Basically yes or they tell the judge that they can't reach a verdict and that's unlikely to change. As @deeplyrooted says peer pressure plays a big part.
BernadetteRostankowskiWolowitz · 09/02/2022 16:02

It's a shame that jury groups can be swayed by more vocal members rather than being able to have an open discussion on it all. It's such a massive responsibility.

Zilla1 · 09/02/2022 16:02

But in a criminal case in the UK, the starting point isn't in the middle. Does the prosecution demonstrate that the evidence shows an offence occurred beyond reasonable doubt and all the other requirements and tests. If it doesn't (and unfortunately the case I observed didn't, the prosecution case was an assertion of a story with no sound evidence. The defendants were found guilty after the judge directed the jury) then the defendants should be found innocent (or not proven in Scotland?). If a civil case with a jury then balance of probability.

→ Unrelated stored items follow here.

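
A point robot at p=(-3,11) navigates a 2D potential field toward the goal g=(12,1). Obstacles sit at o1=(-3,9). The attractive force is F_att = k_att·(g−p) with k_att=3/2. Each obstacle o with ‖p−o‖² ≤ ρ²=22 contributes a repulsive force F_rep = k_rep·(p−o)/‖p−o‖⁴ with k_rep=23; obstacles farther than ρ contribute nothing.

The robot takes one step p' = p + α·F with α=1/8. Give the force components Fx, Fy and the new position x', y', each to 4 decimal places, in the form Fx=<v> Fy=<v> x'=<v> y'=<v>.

F_att = 3/2·(g−p) = 3/2·(15,-10) = (22.5000,-15.0000)
o1: d²=4 ≤ ρ²=22; F_rep = 23·(0,2)/4² = (0.0000,2.8750)
F = F_att + ΣF_rep = (22.5000,-12.1250)
p' = p + 1/8·F = (-0.1875,9.4844)

Fx=22.5000 Fy=-12.1250 x'=-0.1875 y'=9.4844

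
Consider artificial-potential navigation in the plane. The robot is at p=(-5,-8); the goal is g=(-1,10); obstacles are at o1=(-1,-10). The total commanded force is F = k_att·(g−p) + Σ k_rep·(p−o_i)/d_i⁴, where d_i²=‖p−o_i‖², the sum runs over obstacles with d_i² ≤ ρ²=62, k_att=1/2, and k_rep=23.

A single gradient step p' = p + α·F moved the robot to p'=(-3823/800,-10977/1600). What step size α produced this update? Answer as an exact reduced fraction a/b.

F_att = 1/2·(g−p) = 1/2·(4,18) = (2.0000,9.0000)
o1: d²=20 ≤ ρ²=62; F_rep = 23·(-4,2)/20² = (-0.2300,0.1150)
F = F_att + ΣF_rep = (1.7700,9.1150)
Δp = p'−p = (0.2213,1.1394); α = Δx/Fx = (177/800) / (177/100) = 1/8
check: Δy/Fy = (1823/1600) / (1823/200) = 1/8 ✓

α = 1/8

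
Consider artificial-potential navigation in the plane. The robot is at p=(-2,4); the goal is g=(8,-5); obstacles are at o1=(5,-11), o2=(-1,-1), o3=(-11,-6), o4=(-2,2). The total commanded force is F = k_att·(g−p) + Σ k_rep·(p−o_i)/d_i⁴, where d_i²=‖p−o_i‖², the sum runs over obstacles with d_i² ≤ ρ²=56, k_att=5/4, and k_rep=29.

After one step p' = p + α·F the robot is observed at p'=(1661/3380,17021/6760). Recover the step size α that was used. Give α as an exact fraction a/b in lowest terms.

α = 1/5

F_att = 5/4·(g−p) = 5/4·(10,-9) = (12.5000,-11.2500)
o1: d²=274 > ρ²=56 → inactive
o2: d²=26 ≤ ρ²=56; F_rep = 29·(-1,5)/26² = (-0.0429,0.2145)
o3: d²=181 > ρ²=56 → inactive
o4: d²=4 ≤ ρ²=56; F_rep = 29·(0,2)/4² = (0.0000,3.6250)
F = F_att + ΣF_rep = (12.4571,-7.4105)
Δp = p'−p = (2.4914,-1.4821); α = Δx/Fx = (8421/3380) / (8421/676) = 1/5
check: Δy/Fy = (-10019/6760) / (-10019/1352) = 1/5 ✓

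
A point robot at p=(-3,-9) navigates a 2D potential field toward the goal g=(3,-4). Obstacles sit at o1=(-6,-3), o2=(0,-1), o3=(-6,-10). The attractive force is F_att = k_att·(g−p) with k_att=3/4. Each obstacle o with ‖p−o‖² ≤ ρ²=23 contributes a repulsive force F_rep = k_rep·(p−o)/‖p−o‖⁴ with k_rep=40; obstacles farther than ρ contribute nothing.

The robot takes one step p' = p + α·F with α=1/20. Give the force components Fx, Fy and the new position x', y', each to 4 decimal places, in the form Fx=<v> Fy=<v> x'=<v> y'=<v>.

Fx=5.7000 Fy=4.1500 x'=-2.7150 y'=-8.7925

F_att = 3/4·(g−p) = 3/4·(6,5) = (4.5000,3.7500)
o1: d²=45 > ρ²=23 → inactive
o2: d²=73 > ρ²=23 → inactive
o3: d²=10 ≤ ρ²=23; F_rep = 40·(3,1)/10² = (1.2000,0.4000)
F = F_att + ΣF_rep = (5.7000,4.1500)
p' = p + 1/20·F = (-2.7150,-8.7925)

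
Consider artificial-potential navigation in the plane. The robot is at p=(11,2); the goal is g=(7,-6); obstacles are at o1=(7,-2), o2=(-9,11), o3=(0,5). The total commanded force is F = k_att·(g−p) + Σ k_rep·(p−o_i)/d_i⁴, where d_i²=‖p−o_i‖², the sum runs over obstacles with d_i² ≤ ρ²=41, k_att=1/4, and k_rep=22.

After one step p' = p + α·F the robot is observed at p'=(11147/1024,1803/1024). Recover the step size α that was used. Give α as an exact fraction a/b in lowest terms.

α = 1/8

F_att = 1/4·(g−p) = 1/4·(-4,-8) = (-1.0000,-2.0000)
o1: d²=32 ≤ ρ²=41; F_rep = 22·(4,4)/32² = (0.0859,0.0859)
o2: d²=481 > ρ²=41 → inactive
o3: d²=130 > ρ²=41 → inactive
F = F_att + ΣF_rep = (-0.9141,-1.9141)
Δp = p'−p = (-0.1143,-0.2393); α = Δx/Fx = (-117/1024) / (-117/128) = 1/8
check: Δy/Fy = (-245/1024) / (-245/128) = 1/8 ✓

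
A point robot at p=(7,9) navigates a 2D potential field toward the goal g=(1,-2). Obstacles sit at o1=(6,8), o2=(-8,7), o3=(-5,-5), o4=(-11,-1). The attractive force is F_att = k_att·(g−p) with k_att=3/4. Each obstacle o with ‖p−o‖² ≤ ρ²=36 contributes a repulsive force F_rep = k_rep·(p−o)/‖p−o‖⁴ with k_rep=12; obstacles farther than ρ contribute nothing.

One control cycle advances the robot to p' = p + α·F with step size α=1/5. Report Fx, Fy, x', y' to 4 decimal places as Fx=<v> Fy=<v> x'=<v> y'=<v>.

F_att = 3/4·(g−p) = 3/4·(-6,-11) = (-4.5000,-8.2500)
o1: d²=2 ≤ ρ²=36; F_rep = 12·(1,1)/2² = (3.0000,3.0000)
o2: d²=229 > ρ²=36 → inactive
o3: d²=340 > ρ²=36 → inactive
o4: d²=424 > ρ²=36 → inactive
F = F_att + ΣF_rep = (-1.5000,-5.2500)
p' = p + 1/5·F = (6.7000,7.9500)

Fx=-1.5000 Fy=-5.2500 x'=6.7000 y'=7.9500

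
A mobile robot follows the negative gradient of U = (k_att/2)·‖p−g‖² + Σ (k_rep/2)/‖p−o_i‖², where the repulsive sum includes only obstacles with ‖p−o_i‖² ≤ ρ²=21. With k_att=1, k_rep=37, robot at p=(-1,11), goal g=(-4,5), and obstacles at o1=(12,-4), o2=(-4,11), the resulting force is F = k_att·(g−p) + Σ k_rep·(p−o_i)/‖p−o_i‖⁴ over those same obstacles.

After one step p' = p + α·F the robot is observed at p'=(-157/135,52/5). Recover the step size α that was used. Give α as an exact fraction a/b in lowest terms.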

BernadetteRostankowskiWolowitz · 09/02/2022 16:04

Good point. The Jury should always walk in on day one with the mindset "this person is innocent".

Hopefully the information shared from both sides will then give jurors an end point they are comfortable with.

Lockheart · 09/02/2022 16:05

@BernadetteRostankowskiWolowitz

It's a shame that jury groups can be swayed by more vocal members rather than being able to have an open discussion on it all. It's such a massive responsibility.
It is, but it's a human system and humans are flawed.

Unless we develop some sort of psychic ability or foolproof lie detector test, a jury of a decent number of people is the best way we have and that will mean that some people go free that shouldn't (and vice versa, although that will be much rarer).

anotherheadache · 09/02/2022 16:07

I've never been on a jury, before they sit, are they provided the points to prove? As in if it's an aggravate burglary for example, is it explained to them what the points to prove are in law to make it 'aggravated' rather than just burglary?